Pampered high school kids
Re “Later start times in high schools deserve an A+” (Editorials, Feb. 18): So The Sacramento Bee’s editorial board thinks school should start later because “kids today are exhausted.” Instead, I would submit that kids today are pampered.
If they have trouble rousing from bed in the morning it most likely was the result of the activity the previous night, such as watching TV, playing computer games, texting friends or smartphone activities. Give me a break.
Part of a high school education is preparing for college or the job market. You don’t get to sleep in when your job dictates you start at 6 or 7 a.m. Rather than pamper kids today, I would suggest preparing them properly for the future is more beneficial. If your child has trouble waking up in the morning, I would suggest he or she does what has worked for generations of hard-working Americans: Go to bed earlier.
Douglas Schuch, Carmichael
Good luck with that
Re “Schools consider starting classes later” (Page A1, Feb. 17): We have known for years that starting high school after 8:30 a.m. would be beneficial for students and parents. Kids would get the sleep they need to perform better, and teens would not be roaming the streets in the afternoon looking for something to do.
The district I worked for tried very hard to change the high school hours at its six schools. The teachers’ union reared its ugly head and threatened to strike if the plan went through. I would suggest all the school districts in Sacramento County send their superintendents to a meeting of the minds and try to tackle this together. Oh, and good luck.
Arlene Kozub, Roseville
Teens need more discipline
A recent study has shown that teenagers are surly, don’t listen to parents, think they know everything and some don’t like doing homework. The solution is to let teenagers do anything and everything they want.
How many readers of the article went to high school at 7 a.m. or 7:30 a.m. and became successful citizens? I would hazard to guess more than one.
High school is a time where teenagers are learning to become adults, learning skills such as discipline, mental strength, critical thinking and how to apply it. Now the world must adjust their schedule to fit these tired teenagers. Really.
Our society has become a place where adults placate the young by answering their every whim and forgetting that one day these youths will become adults without the skills necessary to navigate the adult world.
Michael Santos, Antelope
Responsible use of firearms
Re “Guns on campus?” (Letters, Feb. 20): The basic concept of carrying a concealed weapon is for self-protection. I wholly support this. But the bigger picture is being responsible for the safe control and use of any firearm.

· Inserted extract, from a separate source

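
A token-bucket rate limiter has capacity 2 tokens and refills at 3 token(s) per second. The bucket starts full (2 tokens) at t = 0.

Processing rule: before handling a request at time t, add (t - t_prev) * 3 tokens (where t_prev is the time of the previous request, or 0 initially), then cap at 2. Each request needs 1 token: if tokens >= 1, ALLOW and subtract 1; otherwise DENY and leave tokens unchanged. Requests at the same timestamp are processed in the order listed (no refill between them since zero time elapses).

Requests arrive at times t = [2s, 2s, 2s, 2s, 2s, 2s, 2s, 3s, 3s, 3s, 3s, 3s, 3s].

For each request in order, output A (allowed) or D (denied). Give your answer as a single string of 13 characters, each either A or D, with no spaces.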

As an instructor of firearms and use of force, I realize that guns do not belong in everyone’s hands. The responsibility of carrying a concealed weapon is knowing the use-of-force laws, safe handling, proficiency, control, storage and constant awareness of one’s surroundings. Above all, the carrier of any firearm, by law enforcement or private citizen, should be a reasonable person. Sadly, not everyone embraces the community policing aspect of reasonability. A firearm in the hands of anyone impaired by drugs, alcohol, mental disorder or someone unreasonable is irresponsible.
Terol McCullar, Galt
Leading on carbon pricing
Re “Big Oil targets carbon limits” (Business, Feb. 20): Although the oil industry isn’t happy about it, California’s new low-carbon fuel standard is doing its job helping our state transition away from dirty fossil fuels. California is also leading the way with its carbon cap-and-trade system for power plants. We’re one of the few states that make polluters pay for their carbon emissions, and ours is the most comprehensive system in America.
However, to tackle the threats posed by climate change, we need action on a national level. California is leading the way as usual on environmental issues, but we can’t solve the problem alone. We need our representatives to support national carbon pollution pricing legislation, like a revenue-neutral carbon fee. I know Rep. Doris Matsui is among the many members of Congress who support such a system, but we need our representatives to hear from their constituents and heed the public will on carbon pricing and climate change.
Dana Nuccitelli, West Sacramento
Pika and climate change
Re “Climate change imperils tiny pika” (Page A1, Feb. 20): Maybe it will be the tiny 6-inch pika that is disappearing from its Northern Sierra range. Maybe it will be the sick and dying sea lion pups. (“Warm ocean blamed for sea lion woes”; Page A4, Feb. 20). Maybe it will be the two enormous cyclones that have just hit Australia. Maybe it will be the September Audubon Society report about 314 climate endangered and threatened bird species, or the study published in January noting that “humans are on the verge of causing unprecedented damage to the oceans and the animals living there.”
Maybe all of these will combine with the droughts, flooding and wildfires occurring locally and globally to waken us to the extraordinary threats posed by climate change and mobilize us to action. Personally, I’d like to think the pika did it.
Harold Ferber, Elk Grove
A drought solution?
Our West Coast is parched and lakes almost empty. Our East Coast is suffering under one of the worst winters ever. I watched a caravan of dump trucks taking excess snow to a melting station, which then overburdens the sewer system. Seems to me a viable solution is to get the snow from east to the west before it melts, but then I am a simple man, a mere mortal, and as such perhaps think too logically.